Raja is under arrest accused of rigging the sale of second-generation (2G) mobile licences in 2008, causing losses of up to $40 billion to the treasury. Batcha, 47, was found hanged in his Chennai home two months after police raided his house and office as part of a probe into the scandal. He was questioned for 10 hours by police in February and some of his financial records were also examined.
"He was brought dead to the Apollo hospital. The family says he had hanged himself," Chennai police commissioner T. Rajendran told reporters, adding detectives had yet to confirm the cause of death. Raja's wife was a director of Batcha's real estate firm, Green House Promoters. She quit in 2008 but a nephew and a brother of the jailed politician remain on the company's board, according to the police.
Detectives are looking into allegations that selected firms benefited from the 2G licence bidding rules when Raja was telecoms minister and whether kickbacks were paid. Police suspect Raja's associates formed shell companies to collect money from the telecom deals in which licences were sold at cut-price rates.

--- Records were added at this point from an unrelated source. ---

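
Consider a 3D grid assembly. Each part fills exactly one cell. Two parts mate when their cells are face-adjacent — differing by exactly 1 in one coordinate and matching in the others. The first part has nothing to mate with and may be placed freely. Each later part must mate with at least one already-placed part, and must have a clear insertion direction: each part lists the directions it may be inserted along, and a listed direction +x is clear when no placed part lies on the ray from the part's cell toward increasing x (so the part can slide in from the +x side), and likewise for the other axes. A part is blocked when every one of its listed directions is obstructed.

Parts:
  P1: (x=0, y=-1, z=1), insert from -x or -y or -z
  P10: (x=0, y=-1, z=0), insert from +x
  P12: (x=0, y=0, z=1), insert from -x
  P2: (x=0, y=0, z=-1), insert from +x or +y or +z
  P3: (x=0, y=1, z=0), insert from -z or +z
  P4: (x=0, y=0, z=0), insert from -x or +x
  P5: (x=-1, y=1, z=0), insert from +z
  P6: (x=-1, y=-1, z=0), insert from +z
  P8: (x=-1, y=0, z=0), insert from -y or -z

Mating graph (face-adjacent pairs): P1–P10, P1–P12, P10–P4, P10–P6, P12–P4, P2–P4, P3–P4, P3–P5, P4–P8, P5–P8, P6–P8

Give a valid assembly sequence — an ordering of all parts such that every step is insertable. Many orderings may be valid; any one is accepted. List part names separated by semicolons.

1. P12@(0, 0, 1) [-x clear] — {P12}
2. P4@(0, 0, 0) [-x clear] — {P12, P4}
3. P3@(0, 1, 0) [-z clear] — {P12, P3, P4}
4. P2@(0, 0, -1) [+x clear] — {P12, P2, P3, P4}
5. P8@(-1, 0, 0) [-y clear] — {P12, P2, P3, P4, P8}
6. P6@(-1, -1, 0) [+z clear] — {P12, P2, P3, P4, P6, P8}
7. P5@(-1, 1, 0) [+z clear] — {P12, P2, P3, P4, P5, P6, P8}
8. P10@(0, -1, 0) [+x clear] — {P10, P12, P2, P3, P4, P5, P6, P8}
9. P1@(0, -1, 1) [-x clear] — {P1, P10, P12, P2, P3, P4, P5, P6, P8}

P12; P4; P3; P2; P8; P6; P5; P10; P1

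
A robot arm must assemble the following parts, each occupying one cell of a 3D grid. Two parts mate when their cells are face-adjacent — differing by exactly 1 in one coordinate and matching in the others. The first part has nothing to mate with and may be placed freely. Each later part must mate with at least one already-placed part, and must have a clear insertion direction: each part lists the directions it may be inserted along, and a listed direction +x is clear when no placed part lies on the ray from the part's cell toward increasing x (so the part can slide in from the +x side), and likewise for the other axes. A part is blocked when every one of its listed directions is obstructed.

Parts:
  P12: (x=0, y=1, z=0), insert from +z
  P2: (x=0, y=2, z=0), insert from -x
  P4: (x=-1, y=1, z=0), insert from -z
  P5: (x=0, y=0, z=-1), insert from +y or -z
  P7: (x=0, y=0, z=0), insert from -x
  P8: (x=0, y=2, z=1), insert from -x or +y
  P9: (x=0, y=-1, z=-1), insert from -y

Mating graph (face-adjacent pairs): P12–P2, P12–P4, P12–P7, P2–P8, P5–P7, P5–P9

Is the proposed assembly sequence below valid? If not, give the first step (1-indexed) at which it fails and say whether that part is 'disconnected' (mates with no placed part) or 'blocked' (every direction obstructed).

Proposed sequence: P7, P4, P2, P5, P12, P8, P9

1. P7@(0, 0, 0) [-x clear] — {P7}
2. P4@(-1, 1, 0) — no placed neighbour ⇒ disconnected

Invalid at step 2 (disconnected)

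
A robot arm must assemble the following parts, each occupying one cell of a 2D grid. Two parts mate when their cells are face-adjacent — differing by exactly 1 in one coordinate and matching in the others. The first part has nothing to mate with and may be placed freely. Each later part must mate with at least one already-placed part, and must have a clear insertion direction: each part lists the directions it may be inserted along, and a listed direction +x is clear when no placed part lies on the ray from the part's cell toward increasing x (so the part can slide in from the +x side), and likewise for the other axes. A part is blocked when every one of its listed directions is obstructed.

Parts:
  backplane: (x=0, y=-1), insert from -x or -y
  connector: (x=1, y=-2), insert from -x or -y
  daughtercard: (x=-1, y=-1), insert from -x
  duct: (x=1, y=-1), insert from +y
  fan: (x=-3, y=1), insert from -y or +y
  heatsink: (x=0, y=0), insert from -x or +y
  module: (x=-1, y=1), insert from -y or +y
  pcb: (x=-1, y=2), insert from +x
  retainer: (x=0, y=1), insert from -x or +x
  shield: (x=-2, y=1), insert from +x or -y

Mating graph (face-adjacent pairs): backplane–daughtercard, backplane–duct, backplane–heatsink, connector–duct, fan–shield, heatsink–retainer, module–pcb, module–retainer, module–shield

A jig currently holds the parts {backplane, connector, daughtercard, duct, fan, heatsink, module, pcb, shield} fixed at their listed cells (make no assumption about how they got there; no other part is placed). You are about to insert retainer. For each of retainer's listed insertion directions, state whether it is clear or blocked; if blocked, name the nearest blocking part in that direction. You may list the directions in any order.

-x: nearest on ray is module@(-1, 1) ⇒ blocked
+x: ray from retainer(0, 1) has no placed part ⇒ clear

+x: clear; -x: blocked by module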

The Central Bureau of Investigation (CBI), which is probing the telecoms fraud, dubbed the 2G spectrum scandal, said it had not pressured Batcha during the course of his questioning. "The development is unexpected but it will not affect the investigation in the ongoing 2G spectrum scandal as all the evidences have already been recorded," a CBI spokeswoman told the Press Trust of India in New Delhi. "He was cooperating with the CBI," she said, adding the dead businessman had been questioned four times by CBI detectives.

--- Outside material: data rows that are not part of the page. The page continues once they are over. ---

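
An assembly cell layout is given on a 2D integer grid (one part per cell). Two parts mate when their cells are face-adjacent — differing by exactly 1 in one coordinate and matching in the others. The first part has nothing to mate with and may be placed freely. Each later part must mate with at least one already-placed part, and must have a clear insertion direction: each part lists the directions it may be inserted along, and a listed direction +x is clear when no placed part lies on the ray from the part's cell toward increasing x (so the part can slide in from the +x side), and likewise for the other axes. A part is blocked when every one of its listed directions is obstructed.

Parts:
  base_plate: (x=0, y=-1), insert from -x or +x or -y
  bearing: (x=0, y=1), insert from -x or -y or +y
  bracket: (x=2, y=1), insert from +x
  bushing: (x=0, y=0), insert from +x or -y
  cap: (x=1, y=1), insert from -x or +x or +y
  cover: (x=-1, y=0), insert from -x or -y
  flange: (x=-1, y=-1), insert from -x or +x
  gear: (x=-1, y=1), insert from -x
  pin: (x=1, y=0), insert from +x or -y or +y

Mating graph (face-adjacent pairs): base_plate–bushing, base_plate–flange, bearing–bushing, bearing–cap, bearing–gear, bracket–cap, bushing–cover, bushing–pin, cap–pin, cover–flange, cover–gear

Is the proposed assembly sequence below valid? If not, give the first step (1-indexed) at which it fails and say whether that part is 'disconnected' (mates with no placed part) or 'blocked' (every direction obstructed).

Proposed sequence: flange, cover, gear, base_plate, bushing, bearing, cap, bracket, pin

Valid

1. flange@(-1, -1) [-x clear] — {flange}
2. cover@(-1, 0) [-x clear] — {cover, flange}
3. gear@(-1, 1) [-x clear] — {cover, flange, gear}
4. base_plate@(0, -1) [+x clear] — {base_plate, cover, flange, gear}
5. bushing@(0, 0) [+x clear] — {base_plate, bushing, cover, flange, gear}
6. bearing@(0, 1) [+y clear] — {base_plate, bearing, bushing, cover, flange, gear}
7. cap@(1, 1) [+x clear] — {base_plate, bearing, bushing, cap, cover, flange, gear}
8. bracket@(2, 1) [+x clear] — {base_plate, bearing, bracket, bushing, cap, cover, flange, gear}
9. pin@(1, 0) [+x clear] — {base_plate, bearing, bracket, bushing, cap, cover, flange, gear, pin}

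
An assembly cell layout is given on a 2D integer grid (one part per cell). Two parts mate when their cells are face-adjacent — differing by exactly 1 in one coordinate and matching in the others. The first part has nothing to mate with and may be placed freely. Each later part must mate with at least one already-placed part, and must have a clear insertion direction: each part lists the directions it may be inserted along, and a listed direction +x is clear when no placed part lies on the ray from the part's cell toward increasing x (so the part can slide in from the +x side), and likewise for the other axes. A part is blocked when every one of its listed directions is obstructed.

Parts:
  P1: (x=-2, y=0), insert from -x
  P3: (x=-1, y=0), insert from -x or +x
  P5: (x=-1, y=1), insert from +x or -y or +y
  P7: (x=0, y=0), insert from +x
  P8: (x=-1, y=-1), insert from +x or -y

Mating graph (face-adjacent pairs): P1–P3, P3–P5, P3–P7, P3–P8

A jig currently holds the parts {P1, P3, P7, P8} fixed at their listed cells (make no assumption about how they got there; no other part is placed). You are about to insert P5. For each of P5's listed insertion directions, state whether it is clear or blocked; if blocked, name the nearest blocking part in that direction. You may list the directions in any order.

+x: ray from P5(-1, 1) has no placed part ⇒ clear
-y: nearest on ray is P3@(-1, 0) ⇒ blocked
+y: ray from P5(-1, 1) has no placed part ⇒ clear

+x: clear; +y: clear; -y: blocked by P3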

"The demise of Batcha, reportedly (an) associate of the then telecom minister A. Raja is unexpected," the CBI added in a statement. Billionaire tycoon Anil Ambani and several other business chiefs have also been also quizzed by CBI investigators during the inquiry. Prosecutors told India's Supreme Court in New Delhi Wednesday that a formal chargesheet would be filed on March 31 against Raja and two telecom firms in a special court that is holding trials in connection with the case.